1. Hukuk Dairesi Esas No: 2014/14840 Karar No: 2016/3593 Karar Tarihi: 24.03.2016
Yargıtay 1. Hukuk Dairesi 2014/14840 Esas 2016/3593 Karar Sayılı İlamı
1. Hukuk Dairesi 2014/14840 E. , 2016/3593 K.
"İçtihat Metni"
MAHKEMESİ :ASLİYE HUKUK MAHKEMESİ DAVA TÜRÜ : ELATMANIN ÖNLENMESİ
Taraflar arasında birleştirilerek görülen elatmanın önlenmesi davası sonunda, yerel mahkemece, asıl davanın reddine, birleşen davanın ise kabulüne ilişkin olarak verilen karar davacı vekili tarafından yasal süre içerisinde temyiz edilmiş olmakla dosya incelendi, Tetkik Hakimi ..."nun raporu okundu, açıklamaları dinlendi, gereği görüşülüp düşünüldü;
-KARAR-
Asıl dava, bağımsız bölüme elatmanın önlenmesi, birleşen dava ise ortak alana elatmanın önlenmesi isteklerine ilişkindir.

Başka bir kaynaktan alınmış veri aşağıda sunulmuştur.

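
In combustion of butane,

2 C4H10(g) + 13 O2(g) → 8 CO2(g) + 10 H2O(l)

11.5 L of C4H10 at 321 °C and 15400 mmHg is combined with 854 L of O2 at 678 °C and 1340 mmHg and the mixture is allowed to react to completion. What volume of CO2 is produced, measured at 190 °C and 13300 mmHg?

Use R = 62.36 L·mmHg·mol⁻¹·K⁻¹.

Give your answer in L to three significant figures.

n(C4H10) = PV/RT = (15400 × 11.5) / (62.36 × 594.15) = 4.780 mol
n(O2) = PV/RT = (1340 × 854) / (62.36 × 951.15) = 19.29 mol
For 4.780 mol C4H10, stoichiometry requires (13/2) × 4.780 = 31.07 mol O2; 19.29 mol is available, so O2 is limiting.
n(CO2) = (8/13) × 19.29 = 11.87 mol
V(CO2) = nRT/P = 11.87 × 62.36 × 463.15 / 13300 = 25.78 L

25.8 L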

Asıl davada davacı, maliki olduğu 764 ada 4 parsel sayılı taşınmazdaki 1 ve 2 nolu bağımsız bölümlere davalıların haklı ve geçerli bir neden olmaksızın müdahale ettiklerini ileri sürerek, elatmanın önlenmesine karar verilmesini istemiş, birleşen davada ise maliki olduğu 1 ve 2 nolu bağımsız bölümlere bitişik olan ancak projede görünmeyen bölüme de davalıların haksız olarak müdahale ettiklerini ileri sürerek, elatmanın önlenmesine karar verilmesini istemiştir. Davalılar, asıl ve birleşen davaların reddini savunmuşlardır. Mahkemece, asıl davanın reddine, birleşen davanın ise kabulüne karar verilmiş, hüküm davacı tarafından asıl davanın reddine dair verilen karar sebebiyle temyiz edilmiştir. Çekişme konusu 764 ada 4 parsel sayılı taşınmazdaki 1 ve 2 nolu bağımsız bölümlerin davacı adına kayıtlı olduğunu sabittir. Bilindiği üzere, Türk Medeni Kanununun 6. maddesi uyarınca, taraflardan her biri, hakkını dayandırdığı olguların varlığını ispatla yükümlüdür. Somut olayda, asıl davaya konu çekişmenin çözüme kavuşabilmesi için öncelikle asıl davanın açıldığı tarihte haklı ve geçerli bir neden olmaksızın davalıların dava konusu taşınmazlara elatıp atmadığının kuşkuya yer bırakmayacak şekilde belirlenmesi gerektiği tartışmasızdır. Ne var ki; mahkemece, asıl dava tarihi itibariyle haksız elatma olgusunun gerçekleşip gerçekleşmediği yönünde yeterli araştırma ve inceleme yapılmaksızın neticeye gidilmiştir. Hâl böyle olunca, iddia ve savunma doğrultusunda taraf delilleri toplanarak ve bildirilecek tanıklar dinlenerek davalıların dava konusu taşınmazlara dava açıldığı tarihte herhangi bir müdahalesinin bulunup bulunmadığının açıklığa kavuşturulması ve sonucuna göre bir karar verilmesi gerekirken, noksan soruşturmayla yetinilerek yazılı olduğu üzere hüküm kurulmuş olması doğru değildir. Davacının temyiz itirazları yerindedir. Kabulü ile, hükmün açıklanan nedenlerden ötürü (6100 sayılı Yasanın geçici 3.maddesi yollaması ile) 1086 sayılı HUMK"un 428.maddesi gereğince BOZULMASINA, alınan peşin harcın temyiz edene geri verilmesine, 24.03.2016 tarihinde oybirliğiyle karar verildi.